I don't think both Corel and StoneCut support to export to .DST or .NCK format.
How does software come with your Decor 4 machine?


----------



## Devan524 (Aug 11, 2018)

The machine came with Hotfix Era, but in order to make it compatible with my computer, I had to downgrade my graphics card. The downgrade is interfering with other software I have on my computer, so I was hoping to find a way to get rid of Hotfix altogether and find a way to make Corel or StoneCut export files that will work with the rhinestone machine


----------



## tfalk (Apr 3, 2008)

You really need an embroidery program that can import from Corel, then convert the shapes into stitch files, then export as a .DST We do this all the time with Sierra's program Embroidery Office... 

Maybe one of these days Sierra will finally accept the fact that they have a real problem with their software. EO is the biggest POS I've used in 30+ years of testing software for a living. If you use it for more than 10 minutes without it crashing, you are lucky, yet they claim I am the only one having issues with it. And they tell everyone else I've talked to that also uses EO that they are also the only ones having issues.... If you are having graphic issues with another of their products, Hotfix ERA, I think it's pretty clear exactly where the problem is - Sierra.


----------



## Devan524 (Aug 11, 2018)

Do you know of any software that can do that that isn't anything by Sierra? 

I have done troubleshooting on my own to try to get their software at least able to function....half the time it won't even let me save a file! I've had Sierra's tech support connect remotely to see if they could do anything. Nothing. Still have all the old problems, but at least I can export a file now...even though I can't save the .dsg


----------



## tfalk (Apr 3, 2008)

Pulse is the only other one I find on a quick google search but I know nothing about it...


----------



## Devan524 (Aug 11, 2018)

Thank you! 

I just did a quick google search and found Wilcom EmbroideryStudio and DecoStudio. Do you know anything about those?


----------



## tfalk (Apr 3, 2008)

Don't know anything about them other than that they are expensive...

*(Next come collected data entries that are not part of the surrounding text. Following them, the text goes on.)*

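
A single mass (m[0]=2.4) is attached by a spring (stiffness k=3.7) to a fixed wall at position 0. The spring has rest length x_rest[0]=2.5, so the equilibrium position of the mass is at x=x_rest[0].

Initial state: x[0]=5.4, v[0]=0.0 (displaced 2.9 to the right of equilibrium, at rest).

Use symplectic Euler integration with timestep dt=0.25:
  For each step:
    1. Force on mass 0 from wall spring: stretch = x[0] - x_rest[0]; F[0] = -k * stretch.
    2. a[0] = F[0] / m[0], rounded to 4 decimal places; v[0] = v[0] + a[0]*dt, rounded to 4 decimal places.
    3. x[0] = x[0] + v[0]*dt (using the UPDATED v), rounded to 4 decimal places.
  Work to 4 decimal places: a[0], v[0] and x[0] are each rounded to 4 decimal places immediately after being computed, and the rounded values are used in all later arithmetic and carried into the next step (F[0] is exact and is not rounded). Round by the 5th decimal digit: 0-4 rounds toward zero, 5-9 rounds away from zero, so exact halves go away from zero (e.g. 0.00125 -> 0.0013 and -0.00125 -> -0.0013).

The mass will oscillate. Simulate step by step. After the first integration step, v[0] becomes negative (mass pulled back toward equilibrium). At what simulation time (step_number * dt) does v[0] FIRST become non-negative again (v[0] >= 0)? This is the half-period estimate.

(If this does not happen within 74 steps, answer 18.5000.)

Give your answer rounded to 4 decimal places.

Step 0: x=[5.4000] v=[0.0000]
Step 1: x=[5.1206] v=[-1.1177]
Step 2: x=[4.5887] v=[-2.1277]
Step 3: x=[3.8555] v=[-2.9327]
Step 4: x=[2.9917] v=[-3.4551]
Step 5: x=[2.0806] v=[-3.6446]
Step 6: x=[1.2099] v=[-3.4830]
Step 7: x=[0.4635] v=[-2.9858]
Step 8: x=[-0.0867] v=[-2.2009]
Step 9: x=[-0.3877] v=[-1.2040]
Step 10: x=[-0.4105] v=[-0.0910]
Step 11: x=[-0.1528] v=[1.0308]
First v>=0 after going negative at step 11, time=2.7500

Answer: 2.7500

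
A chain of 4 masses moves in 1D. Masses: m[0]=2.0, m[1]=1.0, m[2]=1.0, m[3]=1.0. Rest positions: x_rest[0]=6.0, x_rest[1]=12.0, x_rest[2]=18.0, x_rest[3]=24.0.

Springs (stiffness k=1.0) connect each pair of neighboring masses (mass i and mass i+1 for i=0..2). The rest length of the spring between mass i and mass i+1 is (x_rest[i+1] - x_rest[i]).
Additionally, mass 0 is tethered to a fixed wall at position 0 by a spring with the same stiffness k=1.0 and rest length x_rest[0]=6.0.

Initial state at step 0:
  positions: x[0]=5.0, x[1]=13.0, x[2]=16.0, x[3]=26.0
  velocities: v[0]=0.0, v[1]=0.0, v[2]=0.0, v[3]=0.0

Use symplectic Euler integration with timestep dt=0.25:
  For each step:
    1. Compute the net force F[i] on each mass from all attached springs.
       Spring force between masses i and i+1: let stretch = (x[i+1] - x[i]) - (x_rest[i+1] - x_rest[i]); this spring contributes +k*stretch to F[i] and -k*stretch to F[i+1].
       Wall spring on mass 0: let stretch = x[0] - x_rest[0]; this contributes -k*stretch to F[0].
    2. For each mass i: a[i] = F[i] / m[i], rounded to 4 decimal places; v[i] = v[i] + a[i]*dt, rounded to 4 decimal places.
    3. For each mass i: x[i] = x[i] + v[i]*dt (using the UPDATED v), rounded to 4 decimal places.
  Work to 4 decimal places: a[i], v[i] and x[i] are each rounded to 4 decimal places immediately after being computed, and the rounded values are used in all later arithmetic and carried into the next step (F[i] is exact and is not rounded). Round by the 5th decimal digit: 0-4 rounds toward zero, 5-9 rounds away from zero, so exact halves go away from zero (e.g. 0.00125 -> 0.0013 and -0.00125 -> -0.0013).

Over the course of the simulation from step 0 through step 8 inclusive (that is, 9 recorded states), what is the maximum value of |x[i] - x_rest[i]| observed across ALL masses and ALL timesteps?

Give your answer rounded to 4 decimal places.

Step 0: x=[5.0000 13.0000 16.0000 26.0000] v=[0.0000 0.0000 0.0000 0.0000]
Step 1: x=[5.0938 12.6875 16.4375 25.7500] v=[0.3750 -1.2500 1.7500 -1.0000]
Step 2: x=[5.2657 12.1348 17.2227 25.2930] v=[0.6875 -2.2109 3.1406 -1.8281]
Step 3: x=[5.4877 11.4708 18.1943 24.7066] v=[0.8879 -2.6562 3.8862 -2.3457]
Step 4: x=[5.7252 10.8530 19.1527 24.0882] v=[0.9498 -2.4711 3.8334 -2.4738]
Step 5: x=[5.9440 10.4335 19.9008 23.5363] v=[0.8751 -1.6781 2.9924 -2.2077]
Step 6: x=[6.1173 10.3251 20.2844 23.1322] v=[0.6933 -0.4337 1.5345 -1.6166]
Step 7: x=[6.2310 10.5762 20.2236 22.9251] v=[0.4546 1.0042 -0.2434 -0.8286]
Step 8: x=[6.2857 11.1587 19.7286 22.9241] v=[0.2189 2.3298 -1.9799 -0.0040]
Max displacement = 2.2844

Answer: 2.2844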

I'm not sure I understand exactly how your machine handles DST files. Do the shapes need to be converted to fill stitches, outlines, appliques, what? Can you send me an existing file you have? I have another idea but I'm not sure if it would work unless I see exactly what the DST files you currently use look like. If you can, email one to me at 
[email protected]


----------



## L144S (Aug 5, 2011)

There is an add on for import and export that let’s you import I think plt files. I can't remember what the export is but for some reason wmf comes to mind.


----------



## keith20mm (Feb 2, 2018)

May I ask which ERA Hotfix version you are using?

I am using 17, and for both stones and spangles. The stone driver is for DS-400-6C, and spangle is ProSpangle.

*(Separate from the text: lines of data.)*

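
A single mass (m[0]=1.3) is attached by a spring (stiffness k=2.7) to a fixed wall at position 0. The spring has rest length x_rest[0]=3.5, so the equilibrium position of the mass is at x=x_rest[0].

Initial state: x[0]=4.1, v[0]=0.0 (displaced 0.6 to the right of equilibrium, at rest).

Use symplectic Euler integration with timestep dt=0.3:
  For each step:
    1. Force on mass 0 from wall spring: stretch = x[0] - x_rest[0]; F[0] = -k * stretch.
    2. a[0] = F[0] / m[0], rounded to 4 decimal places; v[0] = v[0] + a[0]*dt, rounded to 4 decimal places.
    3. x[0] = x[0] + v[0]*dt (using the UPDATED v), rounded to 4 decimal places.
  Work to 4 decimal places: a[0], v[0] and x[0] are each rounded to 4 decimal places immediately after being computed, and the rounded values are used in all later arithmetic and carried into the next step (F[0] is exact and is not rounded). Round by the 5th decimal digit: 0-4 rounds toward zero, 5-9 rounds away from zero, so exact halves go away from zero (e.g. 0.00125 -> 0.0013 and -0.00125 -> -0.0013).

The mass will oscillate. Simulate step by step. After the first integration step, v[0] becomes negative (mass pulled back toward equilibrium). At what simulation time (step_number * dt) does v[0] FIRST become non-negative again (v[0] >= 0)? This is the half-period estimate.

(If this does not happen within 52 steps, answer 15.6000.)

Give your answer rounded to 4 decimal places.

Answer: 2.4000

Derivation:
Step 0: x=[4.1000] v=[0.0000]
Step 1: x=[3.9878] v=[-0.3739]
Step 2: x=[3.7845] v=[-0.6778]
Step 3: x=[3.5280] v=[-0.8551]
Step 4: x=[3.2662] v=[-0.8726]
Step 5: x=[3.0481] v=[-0.7269]
Step 6: x=[2.9145] v=[-0.4453]
Step 7: x=[2.8904] v=[-0.0805]
Step 8: x=[2.9802] v=[0.2993]
First v>=0 after going negative at step 8, time=2.4000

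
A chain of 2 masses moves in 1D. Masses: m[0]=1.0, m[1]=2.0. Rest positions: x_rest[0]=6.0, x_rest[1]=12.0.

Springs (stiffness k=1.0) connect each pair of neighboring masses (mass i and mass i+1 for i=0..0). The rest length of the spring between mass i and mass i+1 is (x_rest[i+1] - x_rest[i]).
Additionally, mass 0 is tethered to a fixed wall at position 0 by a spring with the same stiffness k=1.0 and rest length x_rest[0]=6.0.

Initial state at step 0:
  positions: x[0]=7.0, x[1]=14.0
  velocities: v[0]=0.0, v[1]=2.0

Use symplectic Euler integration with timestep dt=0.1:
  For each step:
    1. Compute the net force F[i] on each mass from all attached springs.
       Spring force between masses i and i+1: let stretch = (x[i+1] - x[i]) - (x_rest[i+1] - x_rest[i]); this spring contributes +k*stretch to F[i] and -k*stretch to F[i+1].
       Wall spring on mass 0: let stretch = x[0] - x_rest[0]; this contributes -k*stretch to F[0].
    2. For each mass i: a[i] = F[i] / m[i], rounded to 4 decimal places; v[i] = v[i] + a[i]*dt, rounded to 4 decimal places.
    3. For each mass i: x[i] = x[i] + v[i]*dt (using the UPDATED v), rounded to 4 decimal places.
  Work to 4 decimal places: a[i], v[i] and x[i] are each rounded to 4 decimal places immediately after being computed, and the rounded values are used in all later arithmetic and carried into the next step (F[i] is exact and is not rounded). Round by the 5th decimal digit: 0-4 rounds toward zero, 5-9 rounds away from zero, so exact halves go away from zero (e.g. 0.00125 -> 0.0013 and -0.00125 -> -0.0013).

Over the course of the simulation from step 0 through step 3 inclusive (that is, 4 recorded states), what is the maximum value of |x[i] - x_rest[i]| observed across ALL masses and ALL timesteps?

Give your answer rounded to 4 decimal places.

Answer: 2.5661

Derivation:
Step 0: x=[7.0000 14.0000] v=[0.0000 2.0000]
Step 1: x=[7.0000 14.1950] v=[0.0000 1.9500]
Step 2: x=[7.0020 14.3840] v=[0.0195 1.8903]
Step 3: x=[7.0078 14.5661] v=[0.0575 1.8212]
Max displacement = 2.5661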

I have a thing I wrote to take .svg from either Corel or Inkscape and produce both .dsr for the stone machine and .dst for the spangle machine.

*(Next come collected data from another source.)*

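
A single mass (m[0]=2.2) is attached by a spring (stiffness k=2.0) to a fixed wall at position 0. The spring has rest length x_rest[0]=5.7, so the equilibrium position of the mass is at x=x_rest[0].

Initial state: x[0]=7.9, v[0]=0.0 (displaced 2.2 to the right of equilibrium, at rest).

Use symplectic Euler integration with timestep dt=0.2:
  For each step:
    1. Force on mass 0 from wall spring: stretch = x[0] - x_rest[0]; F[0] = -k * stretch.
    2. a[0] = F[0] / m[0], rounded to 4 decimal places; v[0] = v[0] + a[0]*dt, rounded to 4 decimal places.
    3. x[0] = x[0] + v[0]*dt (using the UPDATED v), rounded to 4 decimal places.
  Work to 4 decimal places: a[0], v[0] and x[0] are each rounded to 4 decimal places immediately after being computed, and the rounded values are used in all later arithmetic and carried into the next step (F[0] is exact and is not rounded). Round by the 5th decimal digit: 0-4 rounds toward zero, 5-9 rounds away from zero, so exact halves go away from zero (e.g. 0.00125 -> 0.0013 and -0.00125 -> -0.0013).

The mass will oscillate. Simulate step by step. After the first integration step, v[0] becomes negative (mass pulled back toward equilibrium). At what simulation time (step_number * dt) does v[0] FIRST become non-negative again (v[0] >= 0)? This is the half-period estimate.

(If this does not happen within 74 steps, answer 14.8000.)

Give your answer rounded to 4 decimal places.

Step 0: x=[7.9000] v=[0.0000]
Step 1: x=[7.8200] v=[-0.4000]
Step 2: x=[7.6629] v=[-0.7855]
Step 3: x=[7.4344] v=[-1.1424]
Step 4: x=[7.1429] v=[-1.4577]
Step 5: x=[6.7989] v=[-1.7200]
Step 6: x=[6.4149] v=[-1.9198]
Step 7: x=[6.0049] v=[-2.0498]
Step 8: x=[5.5839] v=[-2.1052]
Step 9: x=[5.1671] v=[-2.0841]
Step 10: x=[4.7697] v=[-1.9872]
Step 11: x=[4.4061] v=[-1.8181]
Step 12: x=[4.0895] v=[-1.5828]
Step 13: x=[3.8315] v=[-1.2900]
Step 14: x=[3.6414] v=[-0.9503]
Step 15: x=[3.5262] v=[-0.5760]
Step 16: x=[3.4900] v=[-0.1808]
Step 17: x=[3.5342] v=[0.2210]
First v>=0 after going negative at step 17, time=3.4000

Answer: 3.4000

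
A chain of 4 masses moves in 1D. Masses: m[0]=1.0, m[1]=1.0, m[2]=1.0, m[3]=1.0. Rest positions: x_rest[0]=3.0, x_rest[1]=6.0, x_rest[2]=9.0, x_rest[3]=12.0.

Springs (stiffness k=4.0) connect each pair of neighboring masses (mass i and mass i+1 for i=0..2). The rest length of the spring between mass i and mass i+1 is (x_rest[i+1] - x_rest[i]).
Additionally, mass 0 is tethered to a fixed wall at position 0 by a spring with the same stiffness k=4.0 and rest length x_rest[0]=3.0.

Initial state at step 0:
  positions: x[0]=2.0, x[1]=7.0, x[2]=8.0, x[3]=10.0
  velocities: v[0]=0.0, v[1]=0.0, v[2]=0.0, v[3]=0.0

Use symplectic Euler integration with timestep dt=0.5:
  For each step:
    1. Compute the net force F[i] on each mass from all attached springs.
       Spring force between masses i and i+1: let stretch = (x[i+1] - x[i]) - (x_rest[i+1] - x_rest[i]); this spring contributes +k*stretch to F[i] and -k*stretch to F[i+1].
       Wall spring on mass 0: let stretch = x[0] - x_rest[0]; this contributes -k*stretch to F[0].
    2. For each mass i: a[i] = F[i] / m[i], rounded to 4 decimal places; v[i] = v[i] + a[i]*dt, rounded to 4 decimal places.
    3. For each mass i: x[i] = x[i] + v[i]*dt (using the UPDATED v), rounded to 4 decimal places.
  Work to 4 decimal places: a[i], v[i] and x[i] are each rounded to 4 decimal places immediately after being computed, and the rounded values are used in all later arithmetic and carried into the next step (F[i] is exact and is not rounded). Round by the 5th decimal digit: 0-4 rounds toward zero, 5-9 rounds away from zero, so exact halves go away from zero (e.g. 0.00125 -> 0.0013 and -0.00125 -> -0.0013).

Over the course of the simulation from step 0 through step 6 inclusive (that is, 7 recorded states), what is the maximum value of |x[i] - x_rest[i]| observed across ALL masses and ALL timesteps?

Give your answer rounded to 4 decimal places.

Answer: 3.0000

Derivation:
Step 0: x=[2.0000 7.0000 8.0000 10.0000] v=[0.0000 0.0000 0.0000 0.0000]
Step 1: x=[5.0000 3.0000 9.0000 11.0000] v=[6.0000 -8.0000 2.0000 2.0000]
Step 2: x=[1.0000 7.0000 6.0000 13.0000] v=[-8.0000 8.0000 -6.0000 4.0000]
Step 3: x=[2.0000 4.0000 11.0000 11.0000] v=[2.0000 -6.0000 10.0000 -4.0000]
Step 4: x=[3.0000 6.0000 9.0000 12.0000] v=[2.0000 4.0000 -4.0000 2.0000]
Step 5: x=[4.0000 8.0000 7.0000 13.0000] v=[2.0000 4.0000 -4.0000 2.0000]
Step 6: x=[5.0000 5.0000 12.0000 11.0000] v=[2.0000 -6.0000 10.0000 -4.0000]
Max displacement = 3.0000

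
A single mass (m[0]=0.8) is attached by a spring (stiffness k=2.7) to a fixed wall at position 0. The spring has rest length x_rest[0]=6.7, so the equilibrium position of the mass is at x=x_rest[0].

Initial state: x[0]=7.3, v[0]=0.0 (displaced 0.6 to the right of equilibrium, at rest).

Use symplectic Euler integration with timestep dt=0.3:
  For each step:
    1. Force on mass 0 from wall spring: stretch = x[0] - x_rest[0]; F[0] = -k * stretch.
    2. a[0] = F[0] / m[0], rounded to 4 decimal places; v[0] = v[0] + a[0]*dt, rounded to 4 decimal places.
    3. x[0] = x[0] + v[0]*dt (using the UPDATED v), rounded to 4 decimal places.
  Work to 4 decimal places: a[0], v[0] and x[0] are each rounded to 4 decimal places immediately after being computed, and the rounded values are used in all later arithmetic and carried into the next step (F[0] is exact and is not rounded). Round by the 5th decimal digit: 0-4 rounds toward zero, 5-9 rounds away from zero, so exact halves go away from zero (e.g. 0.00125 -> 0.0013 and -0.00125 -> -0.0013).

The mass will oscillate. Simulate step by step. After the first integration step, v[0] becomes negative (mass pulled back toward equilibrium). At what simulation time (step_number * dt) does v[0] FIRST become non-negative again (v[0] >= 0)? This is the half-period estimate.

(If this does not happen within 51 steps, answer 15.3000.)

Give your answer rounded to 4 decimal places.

Answer: 1.8000

Derivation:
Step 0: x=[7.3000] v=[0.0000]
Step 1: x=[7.1178] v=[-0.6075]
Step 2: x=[6.8087] v=[-1.0305]
Step 3: x=[6.4665] v=[-1.1406]
Step 4: x=[6.1952] v=[-0.9042]
Step 5: x=[6.0773] v=[-0.3931]
Step 6: x=[6.1485] v=[0.2374]
First v>=0 after going negative at step 6, time=1.8000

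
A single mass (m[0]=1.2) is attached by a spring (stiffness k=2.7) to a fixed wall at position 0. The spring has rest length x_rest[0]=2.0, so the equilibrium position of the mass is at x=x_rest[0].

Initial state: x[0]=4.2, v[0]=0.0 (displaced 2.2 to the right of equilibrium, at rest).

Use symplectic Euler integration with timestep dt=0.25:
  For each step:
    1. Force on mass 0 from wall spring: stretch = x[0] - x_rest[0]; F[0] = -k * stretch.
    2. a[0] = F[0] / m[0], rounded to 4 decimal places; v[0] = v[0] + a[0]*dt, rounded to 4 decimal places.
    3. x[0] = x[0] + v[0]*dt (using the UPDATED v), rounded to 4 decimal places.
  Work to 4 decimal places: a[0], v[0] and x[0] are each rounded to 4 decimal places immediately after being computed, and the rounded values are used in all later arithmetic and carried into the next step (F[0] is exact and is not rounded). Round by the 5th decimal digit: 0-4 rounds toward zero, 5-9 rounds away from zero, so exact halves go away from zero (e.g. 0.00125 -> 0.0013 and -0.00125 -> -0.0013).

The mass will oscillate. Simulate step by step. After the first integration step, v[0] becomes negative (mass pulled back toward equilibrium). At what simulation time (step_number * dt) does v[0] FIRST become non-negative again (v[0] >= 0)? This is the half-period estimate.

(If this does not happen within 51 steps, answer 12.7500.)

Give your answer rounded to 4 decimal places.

Answer: 2.2500

Derivation:
Step 0: x=[4.2000] v=[0.0000]
Step 1: x=[3.8906] v=[-1.2375]
Step 2: x=[3.3154] v=[-2.3010]
Step 3: x=[2.5552] v=[-3.0409]
Step 4: x=[1.7169] v=[-3.3532]
Step 5: x=[0.9184] v=[-3.1940]
Step 6: x=[0.2720] v=[-2.5856]
Step 7: x=[-0.1314] v=[-1.6136]
Step 8: x=[-0.2351] v=[-0.4147]
Step 9: x=[-0.0245] v=[0.8426]
First v>=0 after going negative at step 9, time=2.2500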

Both of these find the .svg circle and bezier elements and convert them to xy coordinates for either machine. The stone machine uses xy coordinate directly, the spangle machine uses the 3-byte .dst jump stitch and then sequin drop commands to move about the plate, and place spangle.

The bezier thing is very idiotic, as a circle is exported as 4 or more arc-segments having some fictional center with the usual handles, and everyone knows a bezier will never exactly fit to a circle.

Corel, Inkscape, how about just outputting a Circle for a Circle ?

Anyway, possibly you could make up something like that.

The .svg files are simple ascii text files in xml form.

I use both old Borland C++ Builder 5 and current Embarcadero RAD C++ Builder, depending on my mood. Builder 5 is, yes, a better product than RAD, even though the new RAD comes directly from Builder 5/6/and so on.

k


----------